Tick … Last week's report of baseball suspending Baltimore Oriole Jay Gibbons and Kansas City Royal Jose Guillen.

Tick … Barry Bonds pleads not guilty to perjury and obstruction charges in a federal investigation of performance-enhancing drugs.

Tick … American Olympic track and field star Marion Jones is stripped of her 5 medals from the 2000 Olympics.

Tick .. Today's New York Times reports that over fifty baseball players are going to get fingered by the report:

What it contains will be officially revealed Thursday, when [report author George] Mitchell holds a 2 p.m. news conference in Manhattan. Major League Baseball Commissioner Bud Selig will hold a separate news conference across town at 4:30 p.m. to discuss the report's findings. But two people who are familiar with Mitchell's investigation, and his findings, said that the report would contain the names of more than 50 active and former major league players who are linked to the use of performance-enhancing drugs.
With the report's authors playing it cool on the details, we're left to speculate just how jaw-dropping the report will be. How many of the 50 players are going to be news to us? Say, if the study points out known offenders like Jose Conseco or David Segui or Jason Giambi – who has elliptically implied his past steroid use – there won't be a whole lot of new information there.

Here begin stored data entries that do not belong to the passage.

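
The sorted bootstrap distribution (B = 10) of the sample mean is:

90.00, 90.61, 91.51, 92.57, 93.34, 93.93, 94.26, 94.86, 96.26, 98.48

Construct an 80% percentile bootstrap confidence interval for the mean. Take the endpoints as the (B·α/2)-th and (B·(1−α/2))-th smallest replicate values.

(90.00, 96.26)

α = 0.20; lower rank = 10 × 0.100 = 1; upper rank = 10 × 0.900 = 9.
The 1st smallest replicate is 90.00; the 9th is 96.26.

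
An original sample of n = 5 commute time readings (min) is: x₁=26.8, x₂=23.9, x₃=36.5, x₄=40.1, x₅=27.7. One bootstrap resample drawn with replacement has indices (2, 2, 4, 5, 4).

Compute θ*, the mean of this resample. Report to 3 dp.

Resample values: 23.9, 23.9, 40.1, 27.7, 40.1.
Mean = (23.9 + 23.9 + 40.1 + 27.7 + 40.1) / 5 = 155.70 / 5 = 31.140

θ* = 31.140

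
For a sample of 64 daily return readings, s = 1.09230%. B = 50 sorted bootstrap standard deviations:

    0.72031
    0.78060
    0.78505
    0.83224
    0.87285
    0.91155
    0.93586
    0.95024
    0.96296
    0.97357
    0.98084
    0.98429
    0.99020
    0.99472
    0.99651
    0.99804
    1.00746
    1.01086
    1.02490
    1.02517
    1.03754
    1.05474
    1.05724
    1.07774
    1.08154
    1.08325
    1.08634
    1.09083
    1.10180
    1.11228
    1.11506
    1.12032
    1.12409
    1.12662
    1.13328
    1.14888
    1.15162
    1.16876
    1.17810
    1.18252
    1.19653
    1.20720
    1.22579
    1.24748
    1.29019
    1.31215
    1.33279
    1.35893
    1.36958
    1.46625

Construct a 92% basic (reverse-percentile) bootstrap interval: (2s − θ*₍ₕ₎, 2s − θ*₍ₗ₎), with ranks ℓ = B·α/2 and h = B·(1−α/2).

(0.82567, 1.40400)

Percentile endpoints at ranks 2 and 48: θ*₍2₎ = 0.78060, θ*₍48₎ = 1.35893.
Basic interval reflects these around s:
  lower = 2 × 1.09230 − 1.35893 = 0.82567
  upper = 2 × 1.09230 − 0.78060 = 1.40400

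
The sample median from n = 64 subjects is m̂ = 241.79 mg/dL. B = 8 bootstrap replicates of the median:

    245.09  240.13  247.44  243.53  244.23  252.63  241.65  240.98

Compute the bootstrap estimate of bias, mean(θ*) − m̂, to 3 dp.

mean(θ*) = (245.09 + 240.13 + 247.44 + 243.53 + 244.23 + 252.63 + 241.65 + 240.98) / 8 = 244.4600
bias = 244.4600 − 241.79

bias = +2.670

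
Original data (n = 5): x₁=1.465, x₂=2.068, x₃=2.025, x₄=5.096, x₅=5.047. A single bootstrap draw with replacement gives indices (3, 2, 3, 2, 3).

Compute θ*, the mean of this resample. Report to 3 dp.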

And will it address the concern of some fans, that baseball management merely looked the other way, as Salon's King Kaufman wondered the other day?

What we're all waiting for is to see whether Mitchell's going to be a straight shooter, pardon the choice of words. The story of the juicing era in baseball can't be told without talking about the complicity of the clubs, the willingness of the owners to at least look the other way when it came to steroids and the like because bulked-up ballplayers seemed to hit more home runs, and everybody, not just chicks, digs the long ball.
While it may be just pre-release posturing, the preliminary reports coming out of New York suggest that the report won't take it easy on the powers that be.
The report, to be issued Thursday, will be sharply critical of both Major League Baseball and the players' union for tolerating the use of performance-enhancing drugs over an extended time.
So will it be a blockbuster end to a yearlong story? Or underwhelming, overhyped "not much news here" report? Will it get to the point where steroids should be considered -- as shorthand for America's shortcuts to success, a cultural reference point from Enron to YouTube celebrity-chasing, if nothing else -- for Time's Person of the Year?